O elenco consegue dar verossimilhança a uma imensa quantidade de ditos cômicos que, na mão de um grupo menos afinado, faria com que o resultado ficasse medíocre. Para isso, o trabalho do diretor é fundamental, e ele usa boas estratégias para dar um sopro de vida às personagens. A longa seqüência inicial da mocinha que deixa uma carta na caixa do correio, volta para casa, tranca portas e janelas e tenta suicídio é cinematograficamente muito bem feita.
Através unicamente da imagem, vemos que a moça é uma típica jovem suburbana, e está apaixonada por um homem mais velho, que a deixou plantada a sua espera, e por isso ela decide pôr fim à existência. A interação verbal só é estabelecida depois que o vizinho a salva e, ao fazer respiração artificial na moça, é agarrado por ela. Nesse momento, o espectador percebe algo que o casal só perceberá nos últimos minutos do filme –a moça é talhada muito mais ao rapaz que ao homem sisudo cuja foto ela beijou antes de tentar se matar. Do mesmo modo como percebemos que o lugar do dentista é junto da rígida secretária, tão espinhosa quanto o cactus que lhe pertence, e que acaba por desabrochar junto com a personagem e com a atriz – a qual, depois de ter sofrido desgraçadamente nos papel da princesa Anastácia, Joana D’Arc, Hedda Gabler e outras heroínas trágicas, recebeu aqui o que foi, até onde eu sei, o seu único papel cômico.

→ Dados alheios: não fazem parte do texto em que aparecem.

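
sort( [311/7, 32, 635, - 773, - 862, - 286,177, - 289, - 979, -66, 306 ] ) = [ - 979, - 862,-773, - 289, - 286, - 66, 32,311/7,177, 306,635]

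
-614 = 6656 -7270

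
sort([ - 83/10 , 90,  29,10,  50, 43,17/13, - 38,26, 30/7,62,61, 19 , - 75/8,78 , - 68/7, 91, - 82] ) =[ - 82, - 38, - 68/7,-75/8,  -  83/10, 17/13, 30/7, 10, 19, 26, 29 , 43, 50 , 61, 62, 78 , 90, 91]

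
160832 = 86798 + 74034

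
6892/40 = 172  +  3/10 = 172.30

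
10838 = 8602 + 2236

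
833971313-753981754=79989559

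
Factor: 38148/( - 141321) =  - 2^2 * 11^1* 163^ ( - 1) = - 44/163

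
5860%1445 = 80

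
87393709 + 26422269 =113815978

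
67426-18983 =48443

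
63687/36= 1769 + 1/12 = 1769.08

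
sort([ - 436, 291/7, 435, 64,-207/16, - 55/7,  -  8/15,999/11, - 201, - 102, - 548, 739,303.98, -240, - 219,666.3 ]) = [-548,-436 ,-240,-219,-201, - 102, - 207/16,  -  55/7 , - 8/15, 291/7, 64,  999/11, 303.98,  435,  666.3, 739 ] 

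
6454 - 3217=3237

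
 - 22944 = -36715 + 13771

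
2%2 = 0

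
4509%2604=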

O modo como a Ingrid se desincumbe dessa tarefa por si só faz com que o filme seja digno de atenção, mas essa é apenas uma das características positivas do filme, que deixa de lado o romance meloso para pintar com humor a história do dentista solteirão que, para fugir do casamento, faz a namorada idealista acreditar que ele é casado e pai de três filhos. A atriz iniciante (essa é a primeira fita de Goldie Hawn) está à altura dos maduros e experientes protagonistas, como a amante paradoxalmente cheia de princípios, que ao temer pelo futuro da esposa do dentista, por quem se afeiçoa – a secretária é coagida pelo chefe a fazer esse papel – acaba jogando a espinhosa mulher no colo do amante. Além dos achados cômicos, o humor está na ironia da situação – embora todos anseiem por aventuras, é possível se realizar num relacionamento maduro, baseado no companheirismo e em pequenos gestos, como o de fazer um sanduíche de galinha e ovo para o ser amado...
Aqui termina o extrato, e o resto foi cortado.